(CNN) — Move over, kale. Americans are expanding their veggie horizons. 2015 is the year of the warty, hunchbacked and spiney.
“These are the lowly root veggies that don’t get any love,” says registered dietitian Janet Helm. “From a culinary standpoint, why are we shying away from these knobby veggies that we just pass by in the grocery store? I’d like ugly vegetables to get a star turn because we’re so narrow in our choices in the food aisle.”
Take celery root or taro root. If you can get past all the tentacles, that is.
“They have lots of stringy roots and big, hard-looking shells on them that people don’t know how to peel or prepare,” says Helm. “But I’ve never met a veggie I didn’t like, so [the challenge is] getting people out of their culinary rut and into trying new things.”
Helm follows food trends on her personal blog Nutrition Unplugged, as well as on the dietitian-run food gallery Healthy Aperture, designed to introduce nutritious food options to the public. One of her top contenders for 2015 is a weird root with a strange name: kohlrabi.
“Kohlrabi may be the new kale,” says Helm. “A lot of chefs are working with it, so it’s well-positioned for trending in 2015. It’s kind of ugly, and has these big shoots coming out of it, so most people don’t know what to do with them.”
But chefs are making slaws and soups and roasting the roots and the stalks, says Helm. “It’s in the cabbage family, so it has all of these wonderful cancer-fighting and nutritious compounds.”

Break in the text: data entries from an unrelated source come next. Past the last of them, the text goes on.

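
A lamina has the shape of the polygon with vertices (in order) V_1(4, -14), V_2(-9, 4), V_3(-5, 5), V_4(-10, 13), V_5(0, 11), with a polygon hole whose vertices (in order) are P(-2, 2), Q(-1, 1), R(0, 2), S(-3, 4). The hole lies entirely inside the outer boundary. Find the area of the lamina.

149

Outer boundary:
Apply the shoelace (surveyor's) formula: 2A = Σ (x_i·y_{i+1} − x_{i+1}·y_i), indices taken mod 5.
Cross-terms: -110, -25, -15, -110, -44  ⇒  Σ = -304
Area = |Σ|/2 = 152.
Hole:
Apply the surveyor's formula: 2A = Σ (x_i·y_{i+1} − x_{i+1}·y_i), indices taken mod 4.
Cross-terms: 0, -2, 6, 2  ⇒  Σ = 6
Area = |Σ|/2 = 3.
Net area = 152 − 3 = 149.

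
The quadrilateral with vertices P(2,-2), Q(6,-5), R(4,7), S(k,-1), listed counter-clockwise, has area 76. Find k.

Write out the shoelace sum; only the two edges meeting at S involve k:
2·Area = [(4·(-1) − k·7) + (k·(-2) − 2·(-1))] + 64
       = -9·k + 62 = 152
⇒ k = -10.

-10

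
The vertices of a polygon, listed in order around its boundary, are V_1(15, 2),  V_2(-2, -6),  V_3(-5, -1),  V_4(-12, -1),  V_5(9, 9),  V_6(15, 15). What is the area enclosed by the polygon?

207.5

Apply the surveyor's formula: 2A = Σ (x_i·y_{i+1} − x_{i+1}·y_i), indices taken mod 6.
Σ = (-86) + (-28) + (-7) + (-99) + (0) + (-195) = -415
Area = |Σ|/2 = 207.5.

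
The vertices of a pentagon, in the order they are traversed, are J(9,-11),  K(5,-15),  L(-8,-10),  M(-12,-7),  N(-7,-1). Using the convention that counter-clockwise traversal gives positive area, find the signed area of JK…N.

-132.5

Cross-terms: -80, -170, -64, -37, 86  ⇒  Σ = -265
Signed area = Σ/2 = -132.5 (negative ⇒ clockwise traversal).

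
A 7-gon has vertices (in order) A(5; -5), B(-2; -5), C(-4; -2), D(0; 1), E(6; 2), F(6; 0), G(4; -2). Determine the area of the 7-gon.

47.5

A→B: (5)(-5) − (-2)(-5) = -35
B→C: (-2)(-2) − (-4)(-5) = -16
C→D: (-4)(1) − (0)(-2) = -4
D→E: (0)(2) − (6)(1) = -6
E→F: (6)(0) − (6)(2) = -12
F→G: (6)(-2) − (4)(0) = -12
G→A: (4)(-5) − (5)(-2) = -10
Σ = -95
Area = |Σ|/2 = 47.5.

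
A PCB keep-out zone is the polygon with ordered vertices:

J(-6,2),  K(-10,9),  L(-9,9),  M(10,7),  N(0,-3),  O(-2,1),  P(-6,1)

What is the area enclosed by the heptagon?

117

Σ = (-34) + (-9) + (-153) + (-30) + (-6) + (4) + (-6) = -234
Area = |Σ|/2 = 117.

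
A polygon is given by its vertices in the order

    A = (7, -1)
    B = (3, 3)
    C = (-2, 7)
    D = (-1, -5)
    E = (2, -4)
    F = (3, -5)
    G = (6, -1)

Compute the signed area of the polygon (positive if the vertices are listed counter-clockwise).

56

Apply the shoelace (surveyor's) formula: 2A = Σ (x_i·y_{i+1} − x_{i+1}·y_i), indices taken mod 7.
Cross-terms: 24, 27, 17, 14, 2, 27, 1  ⇒  Σ = 112
Signed area = Σ/2 = 56 (positive ⇒ counter-clockwise traversal).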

Another contender looks like a big ginger root with warts: the misnamed Jerusalem artichoke.
“It’s not really from Jerusalem and it’s not an artichoke,” says Helms. “It’s actually in the sunflower family. Very trendy on restaurant menus, showing up in slaws and salads or in purees and soups.”

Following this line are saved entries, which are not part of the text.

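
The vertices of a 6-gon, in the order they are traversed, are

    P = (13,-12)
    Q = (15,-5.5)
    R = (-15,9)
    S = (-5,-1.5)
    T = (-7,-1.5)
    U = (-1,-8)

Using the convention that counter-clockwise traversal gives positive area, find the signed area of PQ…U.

198

P→Q: (13)(-5.5) − (15)(-12) = 108.5
Q→R: (15)(9) − (-15)(-5.5) = 52.5
R→S: (-15)(-1.5) − (-5)(9) = 67.5
S→T: (-5)(-1.5) − (-7)(-1.5) = -3
T→U: (-7)(-8) − (-1)(-1.5) = 54.5
U→P: (-1)(-12) − (13)(-8) = 116
Σ = 396
Signed area = Σ/2 = 198 (positive ⇒ counter-clockwise traversal).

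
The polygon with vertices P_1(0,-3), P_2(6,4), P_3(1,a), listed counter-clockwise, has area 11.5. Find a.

2

Write out the shoelace sum; only the two edges meeting at P_3 involve a:
2·Area = [(6·a − 1·4) + (1·(-3) − 0·a)] + 18
       = 6·a + 11 = 23
⇒ a = 2.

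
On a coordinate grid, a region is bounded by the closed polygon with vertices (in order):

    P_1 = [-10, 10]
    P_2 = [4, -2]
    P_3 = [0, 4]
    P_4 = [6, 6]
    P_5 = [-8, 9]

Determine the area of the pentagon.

Apply the shoelace formula: 2A = Σ (x_i·y_{i+1} − x_{i+1}·y_i), indices taken mod 5.
Σ = (-20) + (16) + (-24) + (102) + (10) = 84
Area = |Σ|/2 = 42.

42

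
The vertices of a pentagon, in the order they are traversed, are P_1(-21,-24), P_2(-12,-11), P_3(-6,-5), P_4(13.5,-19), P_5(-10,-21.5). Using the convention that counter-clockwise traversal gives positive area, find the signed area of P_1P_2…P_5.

-286.625

Apply the shoelace formula: 2A = Σ (x_i·y_{i+1} − x_{i+1}·y_i), indices taken mod 5.
Cross-terms: -57, -6, 181.5, -480.25, -211.5  ⇒  Σ = -573.25
Signed area = Σ/2 = -286.625 (negative ⇒ clockwise traversal).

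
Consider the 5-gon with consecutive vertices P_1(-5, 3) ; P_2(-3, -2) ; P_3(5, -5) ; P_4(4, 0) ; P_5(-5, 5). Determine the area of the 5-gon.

47

Σ = (19) + (25) + (20) + (20) + (10) = 94
Area = |Σ|/2 = 47.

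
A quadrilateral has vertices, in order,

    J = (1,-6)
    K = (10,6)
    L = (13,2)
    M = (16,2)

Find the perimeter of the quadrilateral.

|JK| = √((9)² + (12)²) = √225 = 15
|KL| = √((3)² + (-4)²) = √25 = 5
|LM| = √((3)² + (0)²) = √9 = 3
|MJ| = √((-15)² + (-8)²) = √289 = 17
Perimeter = 15 + 5 + 3 + 17 = 40.

40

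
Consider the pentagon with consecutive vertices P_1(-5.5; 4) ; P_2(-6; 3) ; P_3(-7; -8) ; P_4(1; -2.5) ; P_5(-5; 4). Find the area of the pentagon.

47.75

Apply the surveyor's formula: 2A = Σ (x_i·y_{i+1} − x_{i+1}·y_i), indices taken mod 5.
P_1→P_2: (-5.5)(3) − (-6)(4) = 7.5
P_2→P_3: (-6)(-8) − (-7)(3) = 69
P_3→P_4: (-7)(-2.5) − (1)(-8) = 25.5
P_4→P_5: (1)(4) − (-5)(-2.5) = -8.5
P_5→P_1: (-5)(4) − (-5.5)(4) = 2
Σ = 95.5
Area = |Σ|/2 = 47.75.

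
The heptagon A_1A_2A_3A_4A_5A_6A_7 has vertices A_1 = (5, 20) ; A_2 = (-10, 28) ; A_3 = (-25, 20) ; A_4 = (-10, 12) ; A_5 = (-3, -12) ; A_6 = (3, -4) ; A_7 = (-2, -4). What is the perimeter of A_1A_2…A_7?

116

|A_1A_2| = √((-15)² + (8)²) = √289 = 17
|A_2A_3| = √((-15)² + (-8)²) = √289 = 17
|A_3A_4| = √((15)² + (-8)²) = √289 = 17
|A_4A_5| = √((7)² + (-24)²) = √625 = 25
|A_5A_6| = √((6)² + (8)²) = √100 = 10
|A_6A_7| = √((-5)² + (0)²) = √25 = 5
|A_7A_1| = √((7)² + (24)²) = √625 = 25
Perimeter = 17 + 17 + 17 + 25 + 10 + 5 + 25 = 116.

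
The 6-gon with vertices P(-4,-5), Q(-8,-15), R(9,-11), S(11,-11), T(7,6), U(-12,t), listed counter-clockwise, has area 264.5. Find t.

-1

The doubled signed area Σ (x_i y_{i+1} − x_{i+1} y_i) is linear in t.
With t=0 it equals 540; the coefficient of t is 11 (from the two edges through U).
So 11·t + 540 = 2·264.5 = 529 ⇒ t = -1.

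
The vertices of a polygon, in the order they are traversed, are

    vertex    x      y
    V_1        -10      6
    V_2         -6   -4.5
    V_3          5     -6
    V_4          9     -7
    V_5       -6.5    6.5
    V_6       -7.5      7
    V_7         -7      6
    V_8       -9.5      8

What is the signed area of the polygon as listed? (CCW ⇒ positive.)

Apply the shoelace formula: 2A = Σ (x_i·y_{i+1} − x_{i+1}·y_i), indices taken mod 8.
Σ = (81) + (58.5) + (19) + (13) + (3.25) + (4) + (1) + (23) = 202.75
Signed area = Σ/2 = 101.375 (positive ⇒ counter-clockwise traversal).

101.375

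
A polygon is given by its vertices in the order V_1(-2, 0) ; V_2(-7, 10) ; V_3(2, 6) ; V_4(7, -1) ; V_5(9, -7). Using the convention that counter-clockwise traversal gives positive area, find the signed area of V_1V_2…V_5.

-90

Σ = (-20) + (-62) + (-44) + (-40) + (-14) = -180
Signed area = Σ/2 = -90 (negative ⇒ clockwise traversal).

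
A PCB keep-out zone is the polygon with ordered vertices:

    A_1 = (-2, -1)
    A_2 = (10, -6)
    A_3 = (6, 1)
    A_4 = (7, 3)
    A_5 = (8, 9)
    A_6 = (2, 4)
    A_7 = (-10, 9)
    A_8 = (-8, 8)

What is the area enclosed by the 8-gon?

103

Apply the surveyor's formula: 2A = Σ (x_i·y_{i+1} − x_{i+1}·y_i), indices taken mod 8.
Cross-terms: 22, 46, 11, 39, 14, 58, -8, 24  ⇒  Σ = 206
Area = |Σ|/2 = 103.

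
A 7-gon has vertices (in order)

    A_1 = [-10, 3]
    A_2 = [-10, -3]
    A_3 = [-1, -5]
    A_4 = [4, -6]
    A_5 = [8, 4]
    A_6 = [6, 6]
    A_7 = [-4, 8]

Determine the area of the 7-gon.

Apply the shoelace formula: 2A = Σ (x_i·y_{i+1} − x_{i+1}·y_i), indices taken mod 7.
Σ = (60) + (47) + (26) + (64) + (24) + (72) + (68) = 361
Area = |Σ|/2 = 180.5.

180.5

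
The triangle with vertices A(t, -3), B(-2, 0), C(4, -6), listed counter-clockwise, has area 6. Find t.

3

The doubled signed area Σ (x_i y_{i+1} − x_{i+1} y_i) is linear in t.
With t=0 it equals -6; the coefficient of t is 6 (from the two edges through A).
So 6·t + -6 = 2·6 = 12 ⇒ t = 3.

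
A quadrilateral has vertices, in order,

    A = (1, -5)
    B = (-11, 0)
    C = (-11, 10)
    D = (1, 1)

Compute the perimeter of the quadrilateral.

44

|AB| = √((-12)² + (5)²) = √169 = 13
|BC| = √((0)² + (10)²) = √100 = 10
|CD| = √((12)² + (-9)²) = √225 = 15
|DA| = √((0)² + (-6)²) = √36 = 6
Perimeter = 13 + 10 + 15 + 6 = 44.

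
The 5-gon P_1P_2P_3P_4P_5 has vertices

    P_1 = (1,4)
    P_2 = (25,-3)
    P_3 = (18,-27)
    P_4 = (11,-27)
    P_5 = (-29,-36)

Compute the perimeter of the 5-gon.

148

|P_1P_2| = √((24)² + (-7)²) = √625 = 25
|P_2P_3| = √((-7)² + (-24)²) = √625 = 25
|P_3P_4| = √((-7)² + (0)²) = √49 = 7
|P_4P_5| = √((-40)² + (-9)²) = √1681 = 41
|P_5P_1| = √((30)² + (40)²) = √2500 = 50
Perimeter = 25 + 25 + 7 + 41 + 50 = 148.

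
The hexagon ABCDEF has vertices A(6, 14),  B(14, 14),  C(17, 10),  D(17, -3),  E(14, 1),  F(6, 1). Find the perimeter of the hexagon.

52

|AB| = √((8)² + (0)²) = √64 = 8
|BC| = √((3)² + (-4)²) = √25 = 5
|CD| = √((0)² + (-13)²) = √169 = 13
|DE| = √((-3)² + (4)²) = √25 = 5
|EF| = √((-8)² + (0)²) = √64 = 8
|FA| = √((0)² + (13)²) = √169 = 13
Perimeter = 8 + 5 + 13 + 5 + 8 + 13 = 52.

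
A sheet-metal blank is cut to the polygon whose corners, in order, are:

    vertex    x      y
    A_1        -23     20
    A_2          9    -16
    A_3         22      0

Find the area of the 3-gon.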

“Just noodle it,” says Helm. “I’m absolutely in love with the spiralizer. You can make pasta out of any of these veggies.”
Zucchini is great as a noodle, but you can also try carrots, squash, parsnips and rutabaga, says Helm.

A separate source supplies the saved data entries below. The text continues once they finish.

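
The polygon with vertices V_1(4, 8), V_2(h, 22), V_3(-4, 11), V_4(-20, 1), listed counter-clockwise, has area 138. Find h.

The doubled signed area Σ (x_i y_{i+1} − x_{i+1} y_i) is linear in h.
With h=0 it equals 228; the coefficient of h is 3 (from the two edges through V_2).
So 3·h + 228 = 2·138 = 276 ⇒ h = 16.

16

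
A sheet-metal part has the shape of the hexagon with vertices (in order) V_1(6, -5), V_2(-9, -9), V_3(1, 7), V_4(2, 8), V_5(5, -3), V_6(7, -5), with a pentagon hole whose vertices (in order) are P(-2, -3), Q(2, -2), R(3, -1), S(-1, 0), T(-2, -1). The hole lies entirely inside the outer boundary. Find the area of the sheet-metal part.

98

Outer boundary:
Apply the surveyor's formula: 2A = Σ (x_i·y_{i+1} − x_{i+1}·y_i), indices taken mod 6.
Cross-terms: -99, -54, -6, -46, -4, -5  ⇒  Σ = -214
Area = |Σ|/2 = 107.
Hole:
Apply the shoelace formula: 2A = Σ (x_i·y_{i+1} − x_{i+1}·y_i), indices taken mod 5.
Σ = (10) + (4) + (-1) + (1) + (4) = 18
Area = |Σ|/2 = 9.
Net area = 107 − 9 = 98.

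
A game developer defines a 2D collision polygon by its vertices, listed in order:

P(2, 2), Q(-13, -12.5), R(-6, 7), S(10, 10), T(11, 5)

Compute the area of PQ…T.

Apply the shoelace (surveyor's) formula: 2A = Σ (x_i·y_{i+1} − x_{i+1}·y_i), indices taken mod 5.
Σ = (1) + (-166) + (-130) + (-60) + (12) = -343
Area = |Σ|/2 = 171.5.

171.5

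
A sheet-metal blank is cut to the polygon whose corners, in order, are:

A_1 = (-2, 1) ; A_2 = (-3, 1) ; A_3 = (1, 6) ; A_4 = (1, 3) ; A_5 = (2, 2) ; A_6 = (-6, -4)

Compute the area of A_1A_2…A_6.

Σ = (1) + (-19) + (-3) + (-4) + (4) + (-14) = -35
Area = |Σ|/2 = 17.5.

17.5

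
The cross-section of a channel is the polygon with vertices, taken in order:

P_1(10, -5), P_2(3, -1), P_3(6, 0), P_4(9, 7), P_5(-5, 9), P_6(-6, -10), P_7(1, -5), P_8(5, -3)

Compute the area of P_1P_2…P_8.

170

Apply the shoelace formula: 2A = Σ (x_i·y_{i+1} − x_{i+1}·y_i), indices taken mod 8.
Σ = (5) + (6) + (42) + (116) + (104) + (40) + (22) + (5) = 340
Area = |Σ|/2 = 170.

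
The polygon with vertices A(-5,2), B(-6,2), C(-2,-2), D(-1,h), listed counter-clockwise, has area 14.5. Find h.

5

The doubled signed area Σ (x_i y_{i+1} − x_{i+1} y_i) is linear in h.
With h=0 it equals 14; the coefficient of h is 3 (from the two edges through D).
So 3·h + 14 = 2·14.5 = 29 ⇒ h = 5.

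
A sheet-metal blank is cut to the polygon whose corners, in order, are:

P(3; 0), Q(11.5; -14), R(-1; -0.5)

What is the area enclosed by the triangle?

Σ = (-42) + (-19.75) + (1.5) = -60.25
Area = |Σ|/2 = 30.125.

30.125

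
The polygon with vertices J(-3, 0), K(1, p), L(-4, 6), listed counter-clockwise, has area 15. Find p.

6

The doubled signed area Σ (x_i y_{i+1} − x_{i+1} y_i) is linear in p.
With p=0 it equals 24; the coefficient of p is 1 (from the two edges through K).
So 1·p + 24 = 2·15 = 30 ⇒ p = 6.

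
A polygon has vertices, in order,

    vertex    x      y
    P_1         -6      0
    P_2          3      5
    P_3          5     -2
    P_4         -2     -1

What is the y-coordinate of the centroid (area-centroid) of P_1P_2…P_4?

35/38

Apply the shoelace formula. First the cross-terms c_i = x_i·y_{i+1} − x_{i+1}·y_i:
  -30, -31, -9, -6  ⇒  2A = -76, A = -38.
Then Σ (y_i + y_{i+1})·c_i = -210, so ȳ = -210 / (6·(-38)) = 35/38.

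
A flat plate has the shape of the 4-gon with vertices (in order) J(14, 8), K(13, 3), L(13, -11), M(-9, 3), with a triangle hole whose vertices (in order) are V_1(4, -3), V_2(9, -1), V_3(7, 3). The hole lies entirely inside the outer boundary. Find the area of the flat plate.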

“Some of the root veg you may have to cook a little first,” says Helm. “Getting that hard peel off, often works best if you cut in quarters and then peel from there. And if you still need help you can probably find a YouTube video on how to cut and prepare any of these vegetables.”
So the next time you see that ugly veggie at the farmer’s market, don’t rush right by. Give that root a chance to win you over.
“Turn it into a noodle, turn it into a chip, turn it into a fry,” says Helm. “There are so many other ways to make them besides steamed and mashed. And all of these are just fantastic roasted in the oven; nothing can go wrong with a little extra virgin olive oil and sea salt.”